Cette proposition a fait fléchir au moins une trentaine d’opposants, tel l’eurosceptique Jacob Rees-Mogg. Jeudi, il a fait savoir être «favorable à l’accord. Je ne pense pas que l’accord s’est soudainement amélioré mais simplement que l’alternative est pire: ne pas avoir de Brexit du tout et laisser tomber les 17,4 millions de personnes qui ont voté pour sortir de l’Union européenne.» D’autres s’y refusent pourtant catégoriquement. Le député Mark François, l’un des plus féroces critiques de l’accord, a répété «avoir toujours été contre, je reste contre et je ne voterai pas en sa faveur même s’ils mettaient une mitraillette dans ma bouche». Or, sans ces votes et ceux du DUP, Theresa May ne parviendra jamais à faire adopter son accord.

Quel avenir pour May?

Pour la première ministre, la route s’arrêtera très bientôt. Si l’accord passe miraculeusement ce vendredi, elle démissionnera comme promis dès que le Brexit aura eu lieu, soit après le 22 mai.
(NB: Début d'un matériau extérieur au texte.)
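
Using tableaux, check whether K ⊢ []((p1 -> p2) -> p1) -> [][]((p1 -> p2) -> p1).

Tableau for the negation ~([]((p1 -> p2) -> p1) -> [][]((p1 -> p2) -> p1)):
1. ~([]((p1 -> p2) -> p1) -> [][]((p1 -> p2) -> p1)), u
2. []((p1 -> p2) -> p1), u
3. ~[][]((p1 -> p2) -> p1), u
4. ~[]((p1 -> p2) -> p1), v
5. (p1 -> p2) -> p1, v
6. p1, v
7. ~((p1 -> p2) -> p1), w
8. p1 -> p2, w
9. ~p1, w
10. p2, w
Accessibility: uRv, vRw
The negation has an open branch (countermodel exists).

No, not valid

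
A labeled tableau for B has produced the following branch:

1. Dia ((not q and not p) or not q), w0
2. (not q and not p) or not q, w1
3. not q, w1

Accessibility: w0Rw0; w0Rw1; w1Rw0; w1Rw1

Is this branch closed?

Open

There is no literal clash: for every atom and world, at most one sign appears.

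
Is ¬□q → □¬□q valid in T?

Invalid (countermodel exists)

Tableau for the negation ¬(¬□q → □¬□q):
1. ¬(¬□q → □¬□q), u
2. ¬□q, u   [¬→-rule on 1]
3. ¬□¬□q, u   [¬→-rule on 1]
4. ¬q, v   [¬□-rule on 2: fresh world v, uRv]
5. □q, w   [¬□-rule on 3: fresh world w, uRw]
6. q, w   [□-rule on 5 via wRw]
Accessibility: uRu, uRv, uRw, vRv, wRw
The negation has an open branch (countermodel exists).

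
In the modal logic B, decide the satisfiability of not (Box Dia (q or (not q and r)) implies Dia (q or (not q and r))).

1. not (Box Dia (q or (not q and r)) implies Dia (q or (not q and r))), 0
2. Box Dia (q or (not q and r)), 0   [neg-implies-rule on 1]
3. not Dia (q or (not q and r)), 0   [neg-implies-rule on 1]
4. Dia (q or (not q and r)), 0   [Box-rule on 2 via 0R0]
5. not (q or (not q and r)), 0   [neg-Dia-rule on 3 via 0R0]
6. not q, 0   [neg-or-rule on 5]
7. not (not q and r), 0   [neg-or-rule on 5]
8. not r, 0   [neg-and-rule on 7 (branches; this branch)]
9. q or (not q and r), 1   [Dia-rule on 4: fresh world 1, 0R1]
10. Dia (q or (not q and r)), 1   [Box-rule on 2 via 0R1]
11. not (q or (not q and r)), 1   [neg-Dia-rule on 3 via 0R1]
12. not q, 1   [neg-or-rule on 11]
13. not (not q and r), 1   [neg-or-rule on 11]
14. not q and r, 1   [or-rule on 9 (branches; this branch)]
15. r, 1   [and-rule on 14]
16. not r, 1   [neg-and-rule on 13 (branches; this branch)]
Accessibility: 0R0, 0R1, 1R0, 1R1
Branch closes: r and not r both at 1.
Every branch closes; the branch above is one of them.

Unsatisfiable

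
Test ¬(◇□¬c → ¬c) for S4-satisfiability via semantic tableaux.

Satisfiable (open branch found)

1. ¬(◇□¬c → ¬c), w0
2. ◇□¬c, w0   [¬→-rule on 1]
3. c, w0   [¬→-rule on 1]
4. □¬c, w1   [◇-rule on 2: fresh world w1, w0Rw1]
5. ¬c, w1   [□-rule on 4 via w1Rw1]
Accessibility: w0Rw0, w0Rw1, w1Rw1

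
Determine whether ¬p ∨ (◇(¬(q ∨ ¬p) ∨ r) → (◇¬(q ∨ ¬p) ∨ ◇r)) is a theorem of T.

Tableau for the negation ¬(¬p ∨ (◇(¬(q ∨ ¬p) ∨ r) → (◇¬(q ∨ ¬p) ∨ ◇r))):
1. ¬(¬p ∨ (◇(¬(q ∨ ¬p) ∨ r) → (◇¬(q ∨ ¬p) ∨ ◇r))), 0
2. p, 0
3. ¬(◇(¬(q ∨ ¬p) ∨ r) → (◇¬(q ∨ ¬p) ∨ ◇r)), 0
4. ◇(¬(q ∨ ¬p) ∨ r), 0
5. ¬(◇¬(q ∨ ¬p) ∨ ◇r), 0
6. ¬◇¬(q ∨ ¬p), 0
7. ¬◇r, 0
8. q ∨ ¬p, 0
9. ¬r, 0
10. q, 0
11. ¬(q ∨ ¬p) ∨ r, 1
12. q ∨ ¬p, 1
13. ¬r, 1
14. ¬(q ∨ ¬p), 1
15. ¬q, 1
16. p, 1
17. ¬p, 1
Accessibility: 0R0, 0R1, 1R1
Branch closes: p and ¬p both at 1.
Every branch of the negation's tableau closes; the branch above is one of them.

Yes, valid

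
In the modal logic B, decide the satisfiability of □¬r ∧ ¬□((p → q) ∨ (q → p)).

Unsatisfiable

1. □¬r ∧ ¬□((p → q) ∨ (q → p)), u
2. □¬r, u
3. ¬□((p → q) ∨ (q → p)), u
4. ¬r, u
5. ¬((p → q) ∨ (q → p)), v
6. ¬(p → q), v
7. ¬(q → p), v
8. p, v
9. ¬q, v
10. q, v
11. ¬p, v
Accessibility: uRu, uRv, vRu, vRv
Branch closes: q and ¬q both at v.
All branches of the tableau close; one closing branch shown above.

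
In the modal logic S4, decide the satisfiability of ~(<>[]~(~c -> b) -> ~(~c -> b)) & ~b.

1. ~(<>[]~(~c -> b) -> ~(~c -> b)) & ~b, 0
2. ~(<>[]~(~c -> b) -> ~(~c -> b)), 0
3. ~b, 0
4. <>[]~(~c -> b), 0
5. ~c -> b, 0
6. c, 0
7. []~(~c -> b), 1
8. ~(~c -> b), 1
9. ~c, 1
10. ~b, 1
Accessibility: 0R0, 0R1, 1R1

Yes, satisfiable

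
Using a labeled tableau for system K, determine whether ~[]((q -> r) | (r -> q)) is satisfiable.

1. ~[]((q -> r) | (r -> q)), u
2. ~((q -> r) | (r -> q)), v   [~[]-rule on 1: fresh world v, uRv]
3. ~(q -> r), v   [~|-rule on 2]
4. ~(r -> q), v   [~|-rule on 2]
5. q, v   [~->-rule on 3]
6. ~r, v   [~->-rule on 3]
7. r, v   [~->-rule on 4]
8. ~q, v   [~->-rule on 4]
Accessibility: uRv
Branch closes: r and ~r both at v.
Every branch closes; the branch above is one of them.

No, unsatisfiable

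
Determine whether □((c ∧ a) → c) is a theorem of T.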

Dans le cas contraire, elle pourrait quitter le pouvoir encore plus rapidement. Lundi, le parlement se prononcerait alors sur d’autres options de Brexit. Si les députés parvenaient à s’entendre, Theresa May devrait suivre leur choix. Option privilégiée: le maintien de tout le Royaume-Uni dans une union douanière avec l’UE. Si la première ministre la refuse – elle estime qu’«une union douanière ne respecte pas le résultat du référendum» – elle sera sans doute poussée dehors par les députés de son camp hostiles à un no deal ou par un vote de défiance introduit par le parti travailliste et soutenu par une poignée de conservateurs.

Quel avenir pour le pays?

En cas d’adoption de l’accord ce vendredi, le pays sortira de l’UE le 22 mai. S’il est refusé mais que Theresa May n’est pas renversée et qu’aucune alternative n’est trouvée d’ici au 12 avril, le pays sortira de l’UE sans accord. Et s’il est refusé mais que l’opposition renverse Theresa May, le pays se trouvera alors dans un véritable chaos. Simultanément, il fera face à l’élection du nouveau dirigeant du parti conservateur, à des élections anticipées au niveau national et à des élections européennes car le Royaume-Uni demeurerait plus longtemps que prévu dans l’UE.